The trauma of the 1954-1962 Algerian war, in which hundreds of thousands were killed or uprooted, left deep scars in both societies, stalling a potential economic and political partnership that could help revive the Mediterranean basin.
France’s Socialist president has an affinity with Algeria, where he spent eight months working at the French embassy in 1978 and has regularly returned. Hollande’s election in May has rekindled hopes for an elusive reconciliation as Algeria celebrated 50th anniversary of its independence.
“Now that he has taken power, we are expecting action,” said Algerian Minister for War Veterans Mohamed Cherif Abbes.
Before winning the presidency, 57-year-old Hollande suggested it was time to turn the page on France’s 132-year Algerian colonial history, although he stopped short of promising the formal apology many in Algeria want to hear.
“Today, between an apology that was never made, and forgetting, which is to be condemned, there is scope for taking a frank and responsible view of our colonial past,” Hollande wrote in a column for Algerian newspaper Al-Watan in March.
The war of independence cost the lives of 1.5 million Algerians, the Algerian government says, and it has pushed for Paris to admit its part in the massacre of 45,000 Algerians who took to the streets to demand independence as Europe celebrated victory over Nazi Germany in 1945.
French government officials declined to speak directly on the matter, highlighting the sensitivity of ties. But diplomats are working to crystallize Hollande’s position ahead of an expected visit to Algeria this year that would be the first by a French president since Nicolas Sarkozy in 2007.
He has already promised to break with Sarkozy’s immigration and security policies, seen by many as stigmatizing France’s 5 million Muslims, who are mostly of Algerian origin.
“Now is the time. We must take initiatives and can’t let this moment pass,” said Jean-Pierre Chevenement, a former defense minister who heads the Franco-Algerian Association. “The government is ready, as is the president.”
On the anniversary, both sides agreed not to organize official events. Even an exhibition in Paris, the first in France showing the use of torture by its soldiers, caused consternation among diplomats worried about reopening old wounds.
“We don’t share the same memories, but we can share our history. If we managed it with the Germans, then it’s a piece of cake with the Algerians,” said Pascal Blanchard, an expert on colonial history at the research centre CNRS in Marseille.
While there is a desire in Paris to turn the page, Hollande can only go so far before facing serious questions at home.

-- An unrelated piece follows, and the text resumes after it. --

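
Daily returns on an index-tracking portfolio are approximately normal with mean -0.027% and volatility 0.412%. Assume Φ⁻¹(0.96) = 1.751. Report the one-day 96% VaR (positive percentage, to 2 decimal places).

VaR = −μ + z·σ = −(-0.027%) + 1.751 × 0.412% = 0.748%.

0.75%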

Just as the Algerian community feels stigmatized, many so-called “pieds noirs” (“black feet”) — North African-born Europeans repatriated after independence — and Muslim “harkis” who fought in the French army against Algerian insurgents, oppose a formal apology.
Some say it is to them that the French government should apologize and provide compensation.
In one letter sent to this 2 million-strong community during the campaign, Hollande promised neither “amnesia nor repentance”. He had also previously said that it was useful for France to offer an official apology to the Algerian people.
“Politicians ... write any old thing to keep us happy,” said 82-year-old Gerard Perrin, a fifth-generation ‘pied noir’ who received two letters from Hollande earlier this year.
“Nobody has done anything for us. With President Abdelaziz Bouteflika in power, I don’t think any compromise is possible.”
In Algeria, the government rarely speaks officially on the issue, letting independence-era heroes act as its mouthpiece. Many of these veterans demand compensation from France, a law criminalizing colonialism and a formal apology from Paris — suggesting Hollande’s expression of regret might not be enough.
The case is complex because, unlike elsewhere in its empire, Paris treated Algeria as an administrative unit of France itself and attempted to negate the territory’s own history and culture, leaving a legacy of bitterness.
“We have to transcend the difficulties of the past to give our efforts a solid base that resists time and the turbulence of history which does not forget our main objective to develop our relations,” Bouteflika said in a special 50th anniversary edition of French daily Le Monde.
The 73-year-old made no demands for an apology, but said he wanted “new impetus” in bilateral cooperation in the spirit of a failed agreement he had drafted with former President Jacques Chirac in 2003 as a roadmap for reconciliation.
Chirac had his administration craft a Franco-Algerian friendship treaty in the same vein as one with Germany after World War II. In his memoirs, he said his efforts failed because Algeria had insisted on a full apology.
“We have no hatred toward the French people, but we have the right to ask France to recognize the crimes of colonial France and then apologize,” said Tayeb Al-Houari, secretary-general of the National Organization of Children of the Martyrs.
“There is an opportunity for the new French government to think about the right way to close the file of the colonial era and deal with Algeria as an independent state.”